I was so independent I hiked through 15 countries in Europe, the UK, and Ireland alone in 1975. My daughter did it in 2000. I had her call me frequently. That didn’t exist when I was hiking. I would never want a young person not to be able to live their life.
The things you have suggested are wise. We all need to be aware with all the car-jackings and other crimes happening now. We also need to not feel guilty or attach blame for these awful crimes because in the end it’s those who do them that need to be found and for the parents to get answers and justice.
Your advice about potential abusive controlling relationships is important. Sometimes women make excuses for that, don’t see it, or are unaware of the manipulation, jealousy, and control because it’s disguised in the public charming gentleman who cares role.
Peace and Love
Rosalie, that’s amazing that you hiked through all those countries alone and your daughter later did so as well. I agree that one should be able to live their life and that someone who is victimized should never feel guilty or to blame. They did nothing wrong. That rests squarely on the person who did it. But as for the tools we can foster to protect ourselves from people who would harm us….Years ago I read a book called the Gift of Fear by Gavin de Becker. He has worked in the field of violence prevention. I had never thought of fear as a gift, but the book encouraged trust in that inner sense that tells you something is off. For instance, someone being overly friendly to the point that maybe you feel uncomfortable — he says to trust that feeling. It helped me immensely because I wanted to be nice and gracious to everyone and I also would help any stranger in need and talk to anyone who approached me. Before I read de Becker’s book I talked myself out of my own feelings. I’d say, “That person is just being friendly,” and I’d make excuses for their behavior if I felt uncomfortable. After reading his book I learned not to discount my own feelings about situations. With someone you think you know well, it can be more difficult. You don’t see the control or the temper until it asserts itself, seemingly out of the blue. You may tell another friend about it who says, “But he is the sweetest person I know.” That’s what you thought, too.

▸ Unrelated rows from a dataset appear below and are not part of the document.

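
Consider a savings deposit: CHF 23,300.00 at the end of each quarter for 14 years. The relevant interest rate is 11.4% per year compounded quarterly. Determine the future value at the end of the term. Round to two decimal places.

CHF 3,126,589.93

This is an ordinary annuity: 56 deposits of CHF 23,300.00 at the end of each quarter.
Periodic rate r = 0.114/4 per quarter; n is counted in quarters.
FV = PMT × [((1+r)^n − 1)/r] = 23,300 × [(1+r)^56 − 1] / r = CHF 3,126,589.93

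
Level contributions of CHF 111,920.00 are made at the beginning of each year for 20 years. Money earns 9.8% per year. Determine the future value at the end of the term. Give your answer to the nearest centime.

CHF 6,880,537.40

This is an annuity due: 20 deposits of CHF 111,920.00 at the beginning of each year.
Periodic rate r = 0.098 per year.
FV = PMT × [((1+r)^n − 1)/r] × (1+r) = 111,920 × [(1+r)^20 − 1] / r × (1+r) = CHF 6,880,537.40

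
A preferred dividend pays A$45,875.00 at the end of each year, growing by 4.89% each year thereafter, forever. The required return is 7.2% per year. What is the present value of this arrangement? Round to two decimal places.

A$1,985,930.74

Periodic rate r = 0.072 per year.
Growing perpetuity (Gordon): PV = PMT₁ / (r − g) = 45,875 / (r − 0.0489) = A$1,985,930.74.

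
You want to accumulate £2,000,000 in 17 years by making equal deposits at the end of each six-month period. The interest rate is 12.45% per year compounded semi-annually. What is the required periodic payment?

Level ordinary annuity; solve FV = PMT × [((1+r)^n − 1)/r] for PMT.
Periodic rate r = 0.1245/2 per half-year; n is counted in half-years.
With n = 34: PMT = 2,000,000 / ([((1+r)^n − 1)/r]) = £18,327.47

£18,327.47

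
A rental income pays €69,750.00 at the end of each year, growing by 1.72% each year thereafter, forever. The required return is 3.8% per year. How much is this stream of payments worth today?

€3,353,365.38

Periodic rate r = 0.038 per year.
Growing perpetuity (Gordon): PV = PMT₁ / (r − g) = 69,750 / (r − 0.0172) = €3,353,365.38.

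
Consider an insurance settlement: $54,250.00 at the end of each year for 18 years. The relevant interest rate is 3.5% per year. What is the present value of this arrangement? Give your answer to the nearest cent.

This is an ordinary annuity: 18 payments of $54,250.00 at the end of each year.
Periodic rate r = 0.035 per year.
PV = PMT × [(1 − (1+r)^−n)/r] = 54,250 × [1 − (1+r)^−18] / r = $715,540.23

$715,540.23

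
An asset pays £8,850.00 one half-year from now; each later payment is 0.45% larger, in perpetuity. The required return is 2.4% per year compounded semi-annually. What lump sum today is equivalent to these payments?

£1,180,000.00

Periodic rate r = 0.024/2 per half-year.
Growing perpetuity (Gordon): PV = PMT₁ / (r − g) = 8,850 / (r − 0.0045) = £1,180,000.00.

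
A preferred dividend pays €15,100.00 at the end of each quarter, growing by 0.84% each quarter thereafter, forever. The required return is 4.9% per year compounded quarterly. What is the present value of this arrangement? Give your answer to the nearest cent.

€3,922,077.92

Periodic rate r = 0.049/4 per quarter.
Growing perpetuity (Gordon): PV = PMT₁ / (r − g) = 15,100 / (r − 0.0084) = €3,922,077.92.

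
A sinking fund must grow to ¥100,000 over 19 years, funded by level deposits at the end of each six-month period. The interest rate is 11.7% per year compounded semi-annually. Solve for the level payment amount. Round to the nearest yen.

Level ordinary annuity; solve FV = PMT × [((1+r)^n − 1)/r] for PMT.
Periodic rate r = 0.117/2 per half-year; n is counted in half-years.
With n = 38: PMT = 100,000 / ([((1+r)^n − 1)/r]) = ¥762

¥762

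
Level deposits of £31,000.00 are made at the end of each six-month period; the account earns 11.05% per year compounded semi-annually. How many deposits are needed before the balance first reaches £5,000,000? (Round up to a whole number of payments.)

Periodic rate r = 0.1105/2 per half-year; n is counted in half-years.
Ordinary annuity FV: 5,000,000 = 31,000 × [((1+r)^n − 1)/r].
(1+r)^n = 1 + 5,000,000 × r / 31,000, so n = ln(1 + 5,000,000·r/31,000) / ln(1+r) = 42.65.
Round up to a whole number of payments: n = 43.

43 payments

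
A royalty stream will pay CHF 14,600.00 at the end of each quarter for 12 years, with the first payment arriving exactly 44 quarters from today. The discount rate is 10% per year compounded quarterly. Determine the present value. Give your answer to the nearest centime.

CHF 140,233.52

Ordinary annuity of 48 payments, first payment at period 44.
Periodic rate r = 0.1/4 per quarter; n is counted in quarters.
The ordinary-annuity PV formula values the stream one period before the first payment (period 43); discount that back 43 periods:
PV₀ = 14,600 × [1 − (1+r)^−48] / r × (1+r)^−43 = CHF 140,233.52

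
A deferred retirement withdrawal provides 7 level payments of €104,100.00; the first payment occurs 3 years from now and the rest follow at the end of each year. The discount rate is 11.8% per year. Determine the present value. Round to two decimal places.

Ordinary annuity of 7 payments, first payment at period 3.
Periodic rate r = 0.118 per year.
The ordinary-annuity PV formula values the stream one period before the first payment (period 2); discount that back 2 periods:
PV₀ = 104,100 × [1 − (1+r)^−7] / r × (1+r)^−2 = €382,515.46

€382,515.46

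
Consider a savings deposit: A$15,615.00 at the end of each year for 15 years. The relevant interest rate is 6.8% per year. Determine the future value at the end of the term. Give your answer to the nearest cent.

This is an ordinary annuity: 15 deposits of A$15,615.00 at the end of each year.
Periodic rate r = 0.068 per year.
FV = PMT × [((1+r)^n − 1)/r] = 15,615 × [(1+r)^15 − 1] / r = A$386,397.65

A$386,397.65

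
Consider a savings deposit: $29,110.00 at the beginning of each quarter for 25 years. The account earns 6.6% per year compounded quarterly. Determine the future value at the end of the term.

$7,419,708.47

This is an annuity due: 100 deposits of $29,110.00 at the beginning of each quarter.
Periodic rate r = 0.066/4 per quarter; n is counted in quarters.
FV = PMT × [((1+r)^n − 1)/r] × (1+r) = 29,110 × [(1+r)^100 − 1] / r × (1+r) = $7,419,708.47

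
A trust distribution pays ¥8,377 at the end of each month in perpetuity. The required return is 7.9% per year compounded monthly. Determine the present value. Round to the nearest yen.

Periodic rate r = 0.079/12 per month.
Level perpetuity: PV = PMT / r = 8,377 / (0.079/12) = ¥1,272,456.

¥1,272,456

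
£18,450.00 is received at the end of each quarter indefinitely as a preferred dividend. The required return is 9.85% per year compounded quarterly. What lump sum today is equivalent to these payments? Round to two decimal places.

Periodic rate r = 0.0985/4 per quarter.
Level perpetuity: PV = PMT / r = 18,450 / (0.0985/4) = £749,238.58.

£749,238.58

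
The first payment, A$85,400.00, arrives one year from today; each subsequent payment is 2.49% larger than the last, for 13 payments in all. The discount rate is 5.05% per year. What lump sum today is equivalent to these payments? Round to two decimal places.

Periodic rate r = 0.0505 per year.
Growing ordinary annuity: PV = PMT₁ × [1 − ((1+g)/(1+r))^n] / (r − g) = 85,400 × [1 − ((1+0.0249)/(1+r))^13] / (r − 0.0249) = A$915,306.57.

A$915,306.57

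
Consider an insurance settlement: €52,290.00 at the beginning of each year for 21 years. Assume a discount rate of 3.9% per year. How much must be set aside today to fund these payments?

€769,262.52

This is an annuity due: 21 payments of €52,290.00 at the beginning of each year.
Periodic rate r = 0.039 per year.
PV = PMT × [(1 − (1+r)^−n)/r] × (1+r) = 52,290 × [1 − (1+r)^−21] / r × (1+r) = €769,262.52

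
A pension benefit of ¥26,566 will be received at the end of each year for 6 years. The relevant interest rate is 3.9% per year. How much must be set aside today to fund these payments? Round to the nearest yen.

This is an ordinary annuity: 6 payments of ¥26,566 at the end of each year.
Periodic rate r = 0.039 per year.
PV = PMT × [(1 − (1+r)^−n)/r] = 26,566 × [1 − (1+r)^−6] / r = ¥139,717

¥139,717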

In Beth Bednar’s book, a friend said that Jodi had expressed concern about a mutual friend of theirs and his temper.
I think I remember the Tammy Ziwickis case when it happened. If that’s the case I’m remembering, her grieving father said, “She was my princess.” Just heartbreaking.

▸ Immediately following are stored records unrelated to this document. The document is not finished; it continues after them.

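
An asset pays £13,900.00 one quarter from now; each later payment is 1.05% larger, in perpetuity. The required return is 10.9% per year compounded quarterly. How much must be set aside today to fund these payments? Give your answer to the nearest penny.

£829,850.75

Periodic rate r = 0.109/4 per quarter.
Growing perpetuity (Gordon): PV = PMT₁ / (r − g) = 13,900 / (r − 0.0105) = £829,850.75.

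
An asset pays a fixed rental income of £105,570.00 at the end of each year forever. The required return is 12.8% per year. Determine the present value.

Periodic rate r = 0.128 per year.
Level perpetuity: PV = PMT / r = 105,570 / (0.128) = £824,765.62.

£824,765.62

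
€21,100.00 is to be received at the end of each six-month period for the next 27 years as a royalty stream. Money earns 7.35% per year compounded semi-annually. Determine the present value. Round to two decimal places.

This is an ordinary annuity: 54 payments of €21,100.00 at the end of each six-month period.
Periodic rate r = 0.0735/2 per half-year; n is counted in half-years.
PV = PMT × [(1 − (1+r)^−n)/r] = 21,100 × [1 − (1+r)^−54] / r = €492,373.50

€492,373.50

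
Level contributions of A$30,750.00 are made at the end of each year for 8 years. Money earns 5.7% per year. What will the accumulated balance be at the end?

This is an ordinary annuity: 8 deposits of A$30,750.00 at the end of each year.
Periodic rate r = 0.057 per year.
FV = PMT × [((1+r)^n − 1)/r] = 30,750 × [(1+r)^8 − 1] / r = A$301,089.11

A$301,089.11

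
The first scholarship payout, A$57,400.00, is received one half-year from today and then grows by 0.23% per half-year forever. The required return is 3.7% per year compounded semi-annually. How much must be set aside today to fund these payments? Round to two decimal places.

A$3,543,209.88

Periodic rate r = 0.037/2 per half-year.
Growing perpetuity (Gordon): PV = PMT₁ / (r − g) = 57,400 / (r − 0.0023) = A$3,543,209.88.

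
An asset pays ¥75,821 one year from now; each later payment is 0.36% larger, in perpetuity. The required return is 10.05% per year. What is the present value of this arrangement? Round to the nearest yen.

Periodic rate r = 0.1005 per year.
Growing perpetuity (Gordon): PV = PMT₁ / (r − g) = 75,821 / (r − 0.0036) = ¥782,466.

¥782,466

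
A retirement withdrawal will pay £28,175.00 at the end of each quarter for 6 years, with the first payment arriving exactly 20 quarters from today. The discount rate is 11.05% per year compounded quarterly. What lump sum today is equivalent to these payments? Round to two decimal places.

£291,730.92

Ordinary annuity of 24 payments, first payment at period 20.
Periodic rate r = 0.1105/4 per quarter; n is counted in quarters.
The ordinary-annuity PV formula values the stream one period before the first payment (period 19); discount that back 19 periods:
PV₀ = 28,175 × [1 − (1+r)^−24] / r × (1+r)^−19 = £291,730.92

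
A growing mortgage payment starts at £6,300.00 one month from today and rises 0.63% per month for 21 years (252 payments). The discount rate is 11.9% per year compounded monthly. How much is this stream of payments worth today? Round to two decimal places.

Periodic rate r = 0.119/12 per month; n is counted in months.
Growing ordinary annuity: PV = PMT₁ × [1 − ((1+g)/(1+r))^n] / (r − g) = 6,300 × [1 − ((1+0.0063)/(1+r))^252] / (r − 0.0063) = £1,036,594.29.

£1,036,594.29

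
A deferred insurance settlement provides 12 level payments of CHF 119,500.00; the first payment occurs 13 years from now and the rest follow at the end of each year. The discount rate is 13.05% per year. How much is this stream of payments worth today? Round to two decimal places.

CHF 161,916.84

Ordinary annuity of 12 payments, first payment at period 13.
Periodic rate r = 0.1305 per year.
The ordinary-annuity PV formula values the stream one period before the first payment (period 12); discount that back 12 periods:
PV₀ = 119,500 × [1 − (1+r)^−12] / r × (1+r)^−12 = CHF 161,916.84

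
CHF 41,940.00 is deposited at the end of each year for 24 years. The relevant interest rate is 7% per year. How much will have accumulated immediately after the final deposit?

CHF 2,439,929.57

This is an ordinary annuity: 24 deposits of CHF 41,940.00 at the end of each year.
Periodic rate r = 0.07 per year.
FV = PMT × [((1+r)^n − 1)/r] = 41,940 × [(1+r)^24 − 1] / r = CHF 2,439,929.57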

I followed Jacob’s case, too. Like many of us, I came to love him and his family, although I never met them. As Patty said, “Jodi deserves to be found.” She deserves to have her case remain open and active. I do feel that Chief Jeff Brinkley of the MCPD is bringing gravity and diligence to the investigation. He’s not able to say what they’ve got, but he indicated on 48 Hours that “we’re close, but I don’t think it will be fast.” I do worry we’ll run out time, though, so I hope everything that can be done is being done. If we’re close, could we ramp up the speed of things? I wish I understood what stands in the way. It seems like they need something else to take it to the next level. If someone in Mason City has or knows what that is, I hope and pray they will come forward. Soon. And I hope they know that if they kept it to themselves out of fear, they will not be judged for that but instead will be offered compassion. At least by many of us. We understand how fear can silence people.
Thanks for sharing your experiences and perspective, Rosalie. Peace and love to you as well.